Segundo está noticiado na
grande imprensa 23% dos conselheiros de Tribunais de Contas dos Estados
respondem ações na Justiça. Os 27 TCEs possuem 189 conselheiros (2/3 indicados
pelo Legislativo e 1/3 pelo Executivo) Ao invés de examinarem os gastos
públicos, apontar irregularidades, detectar superfaturamentos e prevenir o
desperdício do dinheiro público os conselheiros lançam-se de corpo e alma na
prática dos mais diversos crimes. Tem crime para todos os gostos: corrupção ativa
e passiva, falsidade ideológica, formação de quadrilha, lavagem de dinheiro,
peculato, prevaricação, nepotismo, pedófilos e até homicidas. De acordo com o
site do Transparência Brasil, o conselheiro Luiz Eustáquio Toledo foi condenado
a seis anos de prisão por matar a própria mulher em 1986 e, neste mesmo ano,
nomeado para o TCE de Alagoas. A Constituição Federal exige que os candidatos a
conselheiros possua “idoneidade moral”, “reputação ilibada” e “notórios
conhecimentos jurídicos, contábeis, econômicos e financeiros ou de
administração pública”. Nenhum desses critérios é respeitado. Conselheiro é um
cargo eminentemente político, quer seja, qualquer besta quadrada ou bandido pode
ocupá-lo. O que vai contar será sua proximidade com os poderosos. Tem
conselheiro tão envolvido em práticas criminosas que foram proibidos até de
entrar nos tribunais. No TCE do Rio de Janeiro seu presidente Jonas Lopes de
Carvalho Júnior e o conselheiro Jose Gomes Graciosa (e isso lá é sobrenome?)

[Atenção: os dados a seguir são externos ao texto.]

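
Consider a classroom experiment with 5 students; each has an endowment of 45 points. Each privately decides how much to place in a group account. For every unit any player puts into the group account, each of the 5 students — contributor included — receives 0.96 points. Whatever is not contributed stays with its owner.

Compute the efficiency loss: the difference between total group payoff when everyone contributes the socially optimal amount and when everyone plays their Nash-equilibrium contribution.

The private return per contributed unit is 0.96 < 1, so contributing 0 is dominant for every player. At the Nash equilibrium everyone keeps their 45, and the group total is 5 × 45 = 225.
Each contributed unit returns 4.800 to the group as a whole (0.96 to each of 5 players), which exceeds 1, so the social optimum is full contribution: group total = 4.800 × 225 = 1080.00.
Efficiency loss = 1080.00 − 225 = 855.00.

855.00 points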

são acusados na Ação Penal 685 de receber dinheiro entre 2002 e 2003 para
aprovar um contrato sem licitação. A rede de proteção que os criminosos possuem
é imensa e bem resistente. No STJ a Ação Penal 691 acusa de falsidade
ideológica, peculato em continuidade delitiva, corrupção ativa e prevaricação o
presidente do TCE do Rio de Janeiro e os conselheiros Aluísio Gama e Júlio
Lamberstson Rabello. Porém foi rejeitada por unanimidade. Em 2010 a Operação
Mãos Limpas prendeu, entre outros, o ex-governador Waldez Goes acusado de desviar
recursos públicos da educação e outras áreas no Amapá. Este mesmo cidadão é
candidato este ano. Nesta mesma Operação foram acusados de desviar a bagatela
de R$ 100 milhões do TCE Amapá cinco conselheiros, três servidores e dois
conselheiros aposentados. E por falar em ex-governador, o presidenciável
Eduardo Campos (PSB-PE) “mexeu os pauzinhos” para garantir uma vaga no Tribunal
de Contas para a senhora sua mãe (a dele) Ana Arraes. No frigir os ovos
conclui-se que o sistema judiciário que deveria zelar para o cumprimento da lei
também a violenta despudoradamente e com o mesmo empenho do Executivo e do
Legislativo, os outros dois estupradores da Constituição Federal.
Mas nem tudo está perdido. No
momento que a população de qualquer país se encontre desprotegida, explorada,
seu trabalho confiscado, massacradas por um modelo econômico que concentra a
renda cada vez mais aprofundando as desigualdades, suas instituições corroídas
e corrompidas, suas esperanças desfeitas está na hora de assumir o controle da
situação utilizando os instrumentos que estejam ao seu alcance, sejam eles
quais forem. Contra o povo ainda não inventaram nenhuma arma. Pode-se matar e
prender alguns, mas nunca todos. Chegamos ao fundo do poço da imoralidade,
corrupção, incompetência, mediocridade, omissão, descaso e conivência com o
ilícito, notadamente a partir de 1995 com a eleição de Fernando Henrique
Cardoso, em 2003 com Lula da Silva e 2011 com Dilma Rousseff. Somente a
sociedade pode estancar a sangria que sucessivos governantes vêm submetendo o
país e comprometendo seu presente e seu futuro.